Written by Jacob Boddicker S.J. | Aug 21, 2024 4:00:00 AM

Memorial of Saint Pius X, Pope

As with the rich young man, so with our parable today: the reward of the Christian life, the one thing for which we ought to desire and labor before all else, is God. Whether you are the greatest of all the saints since Our Lady, or the very least of all the saints that squeaked into Heaven after a long purgatory, there is no special trophy for first. St. Paul writes to the Corinthians “Do you not know that the runners in the stadium all run in the race, but only one wins the prize? Run so as to win. Every athlete exercises discipline in every way. They do it to win a perishable crown, but we an imperishable one,” (1 Corinthians 9:24-25). Everyone who makes it to Heaven, be they first or last, receives the same reward: God Himself. Just as those who labored in the vineyard of today’s Gospel receive the same wage whether they labored hard all day in the heat, or labored only for an hour in the cooler part of the day, the martyr, the virgin, the priest, the pauper, the death-bed convert, and anyone else who finishes the race will receive the same wage, the same prize.
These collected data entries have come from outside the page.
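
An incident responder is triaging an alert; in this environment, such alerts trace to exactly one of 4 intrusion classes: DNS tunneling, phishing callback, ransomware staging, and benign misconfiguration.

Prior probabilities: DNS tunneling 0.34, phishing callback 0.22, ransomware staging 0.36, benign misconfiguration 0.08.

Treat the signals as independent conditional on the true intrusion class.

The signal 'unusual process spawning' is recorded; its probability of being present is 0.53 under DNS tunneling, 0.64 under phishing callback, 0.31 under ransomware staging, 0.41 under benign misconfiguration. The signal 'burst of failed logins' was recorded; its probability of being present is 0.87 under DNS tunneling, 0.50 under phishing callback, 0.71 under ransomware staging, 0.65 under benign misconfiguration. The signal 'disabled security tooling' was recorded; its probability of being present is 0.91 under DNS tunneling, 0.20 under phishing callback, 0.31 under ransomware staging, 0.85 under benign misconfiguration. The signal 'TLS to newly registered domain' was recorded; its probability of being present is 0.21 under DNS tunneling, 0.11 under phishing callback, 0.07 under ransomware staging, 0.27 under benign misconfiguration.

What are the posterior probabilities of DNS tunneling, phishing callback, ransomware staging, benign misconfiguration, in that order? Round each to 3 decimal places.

0.786, 0.041, 0.045, 0.128

By Bayes' rule with conditional independence, the unnormalized weight for each hypothesis is prior × ∏ likelihoods:
  DNS tunneling: 0.34 × 0.53 × 0.87 × 0.91 × 0.21 = 0.02996
  phishing callback: 0.22 × 0.64 × 0.50 × 0.20 × 0.11 = 0.0015488
  ransomware staging: 0.36 × 0.31 × 0.71 × 0.31 × 0.07 = 0.0017194
  benign misconfiguration: 0.08 × 0.41 × 0.65 × 0.85 × 0.27 = 0.0048929
The unnormalized weights sum to 0.038121.
P(DNS tunneling | evidence) = 0.02996 / 0.038121 ≈ 0.786
P(phishing callback | evidence) = 0.0015488 / 0.038121 ≈ 0.041
P(ransomware staging | evidence) = 0.0017194 / 0.038121 ≈ 0.045
P(benign misconfiguration | evidence) = 0.0048929 / 0.038121 ≈ 0.128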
This may strike us as somewhat wrong or unjust; should not those who suffer and struggle more for God receive a greater reward than the others? Perhaps, but what reward is greater than God? What more could God give us than His very self?

However, here is where the difference lies: once the laborers in our Gospel get over the fact that those who labored only a little were paid the same as those who labored all day, who do you believe, ultimately, will appreciate their pay more? Similarly, in Heaven, while we all receive God as our reward our capacity to receive Him and our ability to enjoy and know Him will vary according to our love for Him and how we lived our life with Him in such a way as to grow in our capacity. We see this in natural relationships as well: the capacity a man has to love his wife is far greater than the capacity his wife’s best friend has to love her, or a coworker. Yet the coworker does not feel cheated, nor does the friend; each has a different capacity that can grow or lessen depending upon the nature and quality of the relationship. Which is the more full: the thimble filled to the brim with water, or the chalice filled likewise to its brim?

As we consider our own capacity to love God, let us reflect on how we might grow in that capacity. Let us not see our fellow Christian as competition, but as others running the race for the same trophy, the same reward. For if the reward is God, then the reward is infinite; no one person will beat us to the end and take home the sole prize, for there is more than enough of Him to fill every heart not merely to the brim, but to overflowing.